With a 40-person team, clients are increasingly looking for cloud-connected, mobile solutions

Eric Peterson //March 2, 2018//

Linear Manufacturing Deems it Critical to Keep on Top of Electronics Industry

With a 40-person team, clients are increasingly looking for cloud-connected, mobile solutions

Eric Peterson //March 2, 2018//

LINEAR MANUFACTURING  |  Product: Electronics + IT  |  Made in: Colorado Springs 

J. Palace founded Linear Manufacturing as a one-man shop in 1997 after working for other chip manufacturers during Colorado Springs' Silicon Mountain days. 

"I started with me by myself," he says. "I'd sell by day and build chips by night."

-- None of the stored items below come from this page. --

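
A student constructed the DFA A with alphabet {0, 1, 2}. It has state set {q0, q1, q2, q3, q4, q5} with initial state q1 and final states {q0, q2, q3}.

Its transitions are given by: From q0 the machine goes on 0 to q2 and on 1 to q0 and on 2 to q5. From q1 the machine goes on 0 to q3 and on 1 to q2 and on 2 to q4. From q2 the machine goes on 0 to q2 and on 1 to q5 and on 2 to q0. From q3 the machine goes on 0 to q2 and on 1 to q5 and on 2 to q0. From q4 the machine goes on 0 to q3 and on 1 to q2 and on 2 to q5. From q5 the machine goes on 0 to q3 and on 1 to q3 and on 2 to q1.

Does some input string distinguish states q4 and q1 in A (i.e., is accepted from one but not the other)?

No

P0 = {q0,q2,q3} | {q1,q4,q5}.
Split {q0,q2,q3} by δ(·,1) → {q2,q3} and {q0}.
The partition is now stable with 3 blocks: {q2,q3} | {q1,q4,q5} | {q0}.
q4 and q1 lie in the same block of the stable partition, so they are equivalent — no string distinguishes them.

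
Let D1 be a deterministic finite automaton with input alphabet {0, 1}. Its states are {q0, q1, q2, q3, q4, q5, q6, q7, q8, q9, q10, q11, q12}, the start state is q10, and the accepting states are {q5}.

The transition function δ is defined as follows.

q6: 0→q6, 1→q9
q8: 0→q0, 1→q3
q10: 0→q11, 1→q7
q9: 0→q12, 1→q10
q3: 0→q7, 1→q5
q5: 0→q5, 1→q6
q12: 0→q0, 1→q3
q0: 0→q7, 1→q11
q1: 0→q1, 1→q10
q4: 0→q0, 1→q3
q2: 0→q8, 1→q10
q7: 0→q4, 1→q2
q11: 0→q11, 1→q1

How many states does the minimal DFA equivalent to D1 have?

P0 = {q5} | {q0,q1,q2,q3,q4,q6,q7,q8,q9,q10,q11,q12}.
Split {q0,q1,q2,q3,q4,q6,q7,q8,q9,q10,q11,q12} by δ(·,1) → {q0,q1,q2,q4,q6,q7,q8,q9,q10,q11,q12} and {q3}.
Refine {q0,q1,q2,q4,q6,q7,q8,q9,q10,q11,q12} on symbol 1: members go to different blocks, giving {q0,q1,q2,q6,q7,q9,q10,q11} and {q4,q8,q12}.
Refine {q0,q1,q2,q6,q7,q9,q10,q11} on symbol 0: members go to different blocks, giving {q0,q1,q6,q10,q11} and {q2,q7,q9}.
Refine {q0,q1,q6,q10,q11} on symbol 0: members go to different blocks, giving {q1,q6,q10,q11} and {q0}.
Refine {q1,q6,q10,q11} on symbol 1: members go to different blocks, giving {q1,q11} and {q6,q10}.
Split {q1,q11} by δ(·,1) → {q1} and {q11}.
On input 1, block {q2,q7,q9} splits into {q2,q9} and {q7}.
Split {q6,q10} by δ(·,0) → {q6} and {q10}.
Stable partition: {q5} | {q1} | {q3} | {q4,q8,q12} | {q2,q9} | {q0} | {q6} | {q11} | {q7} | {q10} — 10 equivalence classes.

10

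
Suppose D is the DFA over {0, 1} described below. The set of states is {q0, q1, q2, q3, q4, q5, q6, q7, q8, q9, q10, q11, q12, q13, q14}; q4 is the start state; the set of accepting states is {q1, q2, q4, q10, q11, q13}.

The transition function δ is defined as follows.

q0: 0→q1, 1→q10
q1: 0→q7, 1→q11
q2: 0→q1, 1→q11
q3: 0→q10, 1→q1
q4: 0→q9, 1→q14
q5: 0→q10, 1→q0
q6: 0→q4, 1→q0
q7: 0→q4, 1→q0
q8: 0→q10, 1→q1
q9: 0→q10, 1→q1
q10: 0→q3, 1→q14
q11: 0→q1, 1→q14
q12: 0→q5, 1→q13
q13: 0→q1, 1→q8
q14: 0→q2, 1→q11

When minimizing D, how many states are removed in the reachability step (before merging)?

No path from q4 leads to q5, q6, q8, q12, q13; the other 10 states are all reachable.

5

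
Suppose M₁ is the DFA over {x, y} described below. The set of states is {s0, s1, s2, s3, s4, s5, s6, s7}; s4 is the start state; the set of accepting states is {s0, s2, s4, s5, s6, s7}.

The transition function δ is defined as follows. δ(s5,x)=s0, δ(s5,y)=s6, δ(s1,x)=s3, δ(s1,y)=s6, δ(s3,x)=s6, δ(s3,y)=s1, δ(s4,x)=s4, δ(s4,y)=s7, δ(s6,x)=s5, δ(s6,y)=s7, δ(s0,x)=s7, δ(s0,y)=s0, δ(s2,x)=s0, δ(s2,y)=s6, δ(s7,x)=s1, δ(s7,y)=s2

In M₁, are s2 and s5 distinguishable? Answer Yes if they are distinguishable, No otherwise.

Initial partition by acceptance: {s0,s2,s4,s5,s6,s7} | {s1,s3}.
On input x, block {s0,s2,s4,s5,s6,s7} splits into {s0,s2,s4,s5,s6} and {s7}.
Split {s0,s2,s4,s5,s6} by δ(·,x) → {s2,s4,s5,s6} and {s0}.
Refine {s2,s4,s5,s6} on symbol x: members go to different blocks, giving {s2,s5} and {s4,s6}.
Split {s1,s3} by δ(·,x) → {s1} and {s3}.
Refine {s4,s6} on symbol x: members go to different blocks, giving {s4} and {s6}.
Stable partition: {s2,s5} | {s1} | {s7} | {s0} | {s4} | {s3} | {s6} — 7 equivalence classes.
s2 and s5 lie in the same block of the stable partition, so they are equivalent — no string distinguishes them.

No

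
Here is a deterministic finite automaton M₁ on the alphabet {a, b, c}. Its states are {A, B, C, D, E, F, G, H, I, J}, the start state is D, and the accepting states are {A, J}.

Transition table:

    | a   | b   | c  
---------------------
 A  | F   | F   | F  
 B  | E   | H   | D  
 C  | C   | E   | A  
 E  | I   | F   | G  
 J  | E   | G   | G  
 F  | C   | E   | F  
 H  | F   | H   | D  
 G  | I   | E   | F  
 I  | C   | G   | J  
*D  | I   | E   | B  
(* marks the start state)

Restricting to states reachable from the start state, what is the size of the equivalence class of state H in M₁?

2

Every state is reachable, so we keep all 10.
Start with accepting vs non-accepting: {A,J} | {B,C,D,E,F,G,H,I}.
Split {B,C,D,E,F,G,H,I} by δ(·,c) → {B,D,E,F,G,H} and {C,I}.
On input a, block {B,D,E,F,G,H} splits into {D,E,F,G} and {B,H}.
On input c, block {D,E,F,G} splits into {E,F,G} and {D}.
Stable partition: {A,J} | {E,F,G} | {C,I} | {B,H} | {D} — 5 equivalence classes.
State H belongs to the block {B,H}, which has 2 states.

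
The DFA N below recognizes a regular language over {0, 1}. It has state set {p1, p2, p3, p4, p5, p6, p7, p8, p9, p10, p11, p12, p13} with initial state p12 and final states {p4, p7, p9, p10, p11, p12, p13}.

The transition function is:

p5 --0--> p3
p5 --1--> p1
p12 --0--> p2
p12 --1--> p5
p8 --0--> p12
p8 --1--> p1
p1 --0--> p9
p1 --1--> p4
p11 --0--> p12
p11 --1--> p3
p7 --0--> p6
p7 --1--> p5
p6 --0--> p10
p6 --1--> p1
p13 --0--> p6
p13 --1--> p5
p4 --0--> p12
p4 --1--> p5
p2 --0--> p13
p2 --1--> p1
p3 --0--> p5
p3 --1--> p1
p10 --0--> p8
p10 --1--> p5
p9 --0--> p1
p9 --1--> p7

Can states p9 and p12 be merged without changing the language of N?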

He grew the company during the chip-making boom, but the industry's subsequent bust in the area left Linear in survival mode. "We would build anything anybody would give us," Palace says.

Later, Linear established itself making printed circuit boards, surface-mount technology and engineering services for two key markets. "We got into oil and gas, and got into medical," Palace says. "We started to grow."

Now about 40 employees strong, Linear has many clients that require domestic production due to sensitive IP or other issues, and the company takes on prototyping and low-volume work. The company has a partner in China and can shepherd high-volume manufacturing projects to it.

Clients are increasingly looking for cloud-connected, mobile-centric solutions.

"The Internet of Things is now spilling over into the industrial market," says Palace, highlighting a remote monitoring system Linear developed for an oil and gas company. In the event of emergency, "It'll sen [an alert] directly to somebody's phone."

Looking ahead, Palace sees opportunities in the defense and aerospace markets, as well as autonomous vehicles. After decades in the business, he says that it's always critical to keep on top of innovation in the ever-evolving electronics industry. 

"Right now, the manufacturing in the printed circuit board world is more chemical-based than manufacturing-based," he says. "It's getting more complex, where we're essentially printing substrate-based circuit boards on circuit boards."